Enfants de la forêt et chirurgiens de la biodiversité

[L’ASSOCIATION PLANTALI AU CHEVET DE L’AIRE PROTÉGÉE DE LA PETITE PLAINE]

Balade et entretien. Jo Minatchy et Olivier Clain, amoureux passionnés de la forêt primaire réunionnaise, racontent leurs combats. Ils ont quitté leurs emplois de l’ONF et du Parc national pour devenir les défenseurs indépendants de la biodiversité.

Ajoutez autant d’arbres que possible et vous n’aurez pas forcément une forêt. L’addition des institutions chargées de gérer le domaine forestier de La Réunion ne saurait se traduire par la garantie d’une forêt protégée et respectée. Le Parc, l’ONF, le conseil départemental, l’office de la biodiversité, les aires protégées, les réserves botaniques, les labels de l’Unesco, les contrôles l’UICN (Union internationale pour la conservation de la nature) et tous les services dédiés dans les collectivités et les services de l’Etat s’occupent de la forêt… Mais pas comme le fait Plantali.

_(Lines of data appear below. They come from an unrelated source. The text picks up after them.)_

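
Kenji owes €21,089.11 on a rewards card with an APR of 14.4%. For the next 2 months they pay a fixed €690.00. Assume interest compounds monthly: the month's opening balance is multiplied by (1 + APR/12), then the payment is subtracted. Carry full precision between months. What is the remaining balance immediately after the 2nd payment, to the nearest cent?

Monthly rate r = 14.4%/12 = 1.2% = 0.012.
Each month: B ← B·(1+r) − €690.00.
Month 1: interest €253.07; balance after payment €20,652.18.
Month 2: interest €247.83; balance after payment €20,210.01.

€20,210.01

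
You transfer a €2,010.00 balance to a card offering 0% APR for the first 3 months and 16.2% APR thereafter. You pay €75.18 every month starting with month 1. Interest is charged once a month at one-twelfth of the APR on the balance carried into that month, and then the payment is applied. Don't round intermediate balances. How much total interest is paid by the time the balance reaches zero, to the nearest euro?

Promo months 1–3 at r₀ = 0%/12 = 0; months 4+ at r₁ = 16.2%/12 = 0.0135.
After month 3 (no interest yet): B = €2,010.00 − 3·€75.18 = €1,784.46.
Then at r₁ with €75.18/mo: n₂ = −ln(1 − r₁·B/P)/ln(1+r₁) ≈ 28.81 → 29 more payments.
Total paid = 31·€75.18 + €60.79 = €2,391.37; interest = €2,391.37 − €2,010.00 = €381.37.

€381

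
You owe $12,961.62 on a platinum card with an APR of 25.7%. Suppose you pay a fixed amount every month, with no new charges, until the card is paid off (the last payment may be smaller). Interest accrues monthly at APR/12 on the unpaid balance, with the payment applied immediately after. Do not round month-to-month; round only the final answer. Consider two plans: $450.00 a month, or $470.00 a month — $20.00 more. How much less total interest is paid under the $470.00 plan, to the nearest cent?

$564.69

Monthly rate r = 25.7%/12 = 2.14167% = 0.0214167.
At $450.00/mo: n = ⌈−ln(1 − rB₀/P)/ln(1+r)⌉ = 46 payments (last $124.64); total interest = total paid − $12,961.62 = $7,413.02.
At $470.00/mo: 43 payments (last $69.95); total interest $6,848.33.
Interest saved = $7,413.02 − $6,848.33 = $564.69.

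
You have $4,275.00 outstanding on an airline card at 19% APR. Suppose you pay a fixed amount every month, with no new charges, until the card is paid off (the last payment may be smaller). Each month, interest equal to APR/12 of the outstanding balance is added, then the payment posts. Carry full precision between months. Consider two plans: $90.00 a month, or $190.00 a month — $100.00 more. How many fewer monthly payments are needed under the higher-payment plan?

Monthly rate r = 19%/12 = 1.58333% = 0.0158333.
At $90.00/mo: n = ⌈−ln(1 − rB₀/P)/ln(1+r)⌉ = 89 payments (last $70.27); total interest = total paid − $4,275.00 = $3,715.27.
At $190.00/mo: 29 payments (last $7.12); total interest $1,052.12.
Payments saved = 89 − 29 = 60.

60 fewer payments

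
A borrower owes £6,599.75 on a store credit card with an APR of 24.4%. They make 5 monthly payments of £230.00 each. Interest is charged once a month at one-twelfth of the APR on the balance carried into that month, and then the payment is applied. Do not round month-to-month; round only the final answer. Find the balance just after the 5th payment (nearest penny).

£6,100.84

Monthly rate r = 24.4%/12 = 2.03333% = 0.0203333.
Each month: B ← B·(1+r) − £230.00.
Month 1: interest £134.19; balance after payment £6,503.94.
Month 2: interest £132.25; balance after payment £6,406.19.
Month 3: interest £130.26; balance after payment £6,306.45.
Month 4: interest £128.23; balance after payment £6,204.68.
Month 5: interest £126.16; balance after payment £6,100.84.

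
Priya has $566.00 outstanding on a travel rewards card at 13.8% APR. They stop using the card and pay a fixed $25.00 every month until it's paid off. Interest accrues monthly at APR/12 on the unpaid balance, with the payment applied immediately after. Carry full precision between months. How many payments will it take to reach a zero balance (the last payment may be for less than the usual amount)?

Monthly rate r = 13.8%/12 = 1.15% = 0.0115.
Recurrence: B ← B·(1+r) − $25.00.
Month 1: interest $6.51; balance after payment $547.51.
Month 2: interest $6.30; balance after payment $528.81.
Closed form: n = −ln(1 − rB₀/P)/ln(1+r) = −ln(0.73964)/ln(1.0115) ≈ 26.376, so the balance reaches zero during payment 27.

27 payments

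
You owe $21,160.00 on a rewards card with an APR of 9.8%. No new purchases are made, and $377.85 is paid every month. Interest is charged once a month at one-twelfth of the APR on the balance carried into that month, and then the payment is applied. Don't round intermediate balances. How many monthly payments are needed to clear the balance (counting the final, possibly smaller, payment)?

76 payments

Monthly rate r = 9.8%/12 = 0.816667% = 0.00816667.
Recurrence: B ← B·(1+r) − $377.85.
Month 1: interest $172.81; balance after payment $20,954.96.
Month 2: interest $171.13; balance after payment $20,748.24.
Closed form: n = −ln(1 − rB₀/P)/ln(1+r) = −ln(0.54266)/ln(1.00817) ≈ 75.155, so the balance reaches zero during payment 76.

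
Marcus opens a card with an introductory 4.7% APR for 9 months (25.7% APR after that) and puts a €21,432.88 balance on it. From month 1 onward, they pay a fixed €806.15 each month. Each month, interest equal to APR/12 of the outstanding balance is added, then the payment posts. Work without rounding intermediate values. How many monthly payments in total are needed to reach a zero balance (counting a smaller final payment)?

33 payments

Promo months 1–9 at r₀ = 4.7%/12 = 0.00391667; months 10+ at r₁ = 25.7%/12 = 0.0214167.
After month 9: iterate B ← B·(1+r₀) − €806.15 for 9 months → €14,830.27.
Then at r₁ with €806.15/mo: n₂ = −ln(1 − r₁·B/P)/ln(1+r₁) ≈ 23.64 → 24 more payments.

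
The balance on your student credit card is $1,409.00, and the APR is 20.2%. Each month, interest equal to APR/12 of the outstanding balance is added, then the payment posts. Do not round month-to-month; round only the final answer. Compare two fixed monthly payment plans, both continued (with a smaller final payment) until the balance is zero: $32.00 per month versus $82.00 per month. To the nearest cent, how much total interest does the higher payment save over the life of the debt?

Monthly rate r = 20.2%/12 = 1.68333% = 0.0168333.
At $32.00/mo: n = ⌈−ln(1 − rB₀/P)/ln(1+r)⌉ = 81 payments (last $31.09); total interest = total paid − $1,409.00 = $1,182.09.
At $82.00/mo: 21 payments (last $37.33); total interest $268.33.
Interest saved = $1,182.09 − $268.33 = $913.76.

$913.76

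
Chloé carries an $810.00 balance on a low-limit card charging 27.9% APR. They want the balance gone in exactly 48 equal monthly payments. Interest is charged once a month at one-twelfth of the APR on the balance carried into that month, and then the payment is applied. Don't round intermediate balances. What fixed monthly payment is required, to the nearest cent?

Monthly rate r = 27.9%/12 = 2.325% = 0.02325.
Level-payment amortization: P = B₀·r / (1 − (1+r)^(−n)) = 810.00·0.02325 / (1 − 1.02325^(−48)).
Denominator 1 − (1+r)^(−48) = 0.668200413.
P = 18.8325 / 0.668200413 ≈ 28.18.

$28.18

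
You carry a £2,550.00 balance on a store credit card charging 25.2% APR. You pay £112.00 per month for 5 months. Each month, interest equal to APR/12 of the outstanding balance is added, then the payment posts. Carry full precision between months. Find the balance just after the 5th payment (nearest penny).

£2,245.22

Monthly rate r = 25.2%/12 = 2.1% = 0.021.
Each month: B ← B·(1+r) − £112.00.
Month 1: interest £53.55; balance after payment £2,491.55.
Month 2: interest £52.32; balance after payment £2,431.87.
Month 3: interest £51.07; balance after payment £2,370.94.
Month 4: interest £49.79; balance after payment £2,308.73.
Month 5: interest £48.48; balance after payment £2,245.22.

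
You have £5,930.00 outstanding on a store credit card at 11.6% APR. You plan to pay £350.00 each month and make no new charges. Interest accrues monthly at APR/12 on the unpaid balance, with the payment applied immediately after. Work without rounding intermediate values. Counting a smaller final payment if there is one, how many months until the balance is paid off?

19 payments

Monthly rate r = 11.6%/12 = 0.966667% = 0.00966667.
Recurrence: B ← B·(1+r) − £350.00.
Month 1: interest £57.32; balance after payment £5,637.32.
Month 2: interest £54.49; balance after payment £5,341.82.
Closed form: n = −ln(1 − rB₀/P)/ln(1+r) = −ln(0.83622)/ln(1.00967) ≈ 18.593, so the balance reaches zero during payment 19.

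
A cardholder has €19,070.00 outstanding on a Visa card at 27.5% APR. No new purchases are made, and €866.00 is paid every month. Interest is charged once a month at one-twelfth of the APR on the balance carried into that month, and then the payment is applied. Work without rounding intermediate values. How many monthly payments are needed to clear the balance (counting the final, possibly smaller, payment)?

32 months

Monthly rate r = 27.5%/12 = 2.29167% = 0.0229167.
Recurrence: B ← B·(1+r) − €866.00.
Month 1: interest €437.02; balance after payment €18,641.02.
Month 2: interest €427.19; balance after payment €18,202.21.
Closed form: n = −ln(1 − rB₀/P)/ln(1+r) = −ln(0.49536)/ln(1.02292) ≈ 31.003, so the balance reaches zero during payment 32.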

Plantali est une jeune association, née il y a trois ans, à partir du credo d’un sacré bonhomme : Jo Minatchy. Agent de l’office des forêts pendant plus de vingt ans, il était en fait celui qui savait tout de sa forêt, celui qui maîtrisait parfaitement son langage et qui y plongeait ses mains pour y trier les pousses endémiques précieuses des espèces envahissantes.

Pour une raison quasi-mystique il voue à ce patrimoine forestier un amour filial. Un pied de bois lui a sauvé la vie. Il lui doit tout et ce n’était pas au sein d’une institution qu’il pouvait le lui rendre parce qu’il ne peut y avoir d’intermédiaire hiérarchique entre lui et la forêt.

Olivier Clain, travaillait quant à lui au Parc national « trop souvent derrière un ordinateur et pas assez dans la nature ». Sa rencontre avec Jo a été déterminante. Les deux hommes des bois se sont entendus, compris et ont fait cause commune pour créer Plantali et donner du sens à leur vie.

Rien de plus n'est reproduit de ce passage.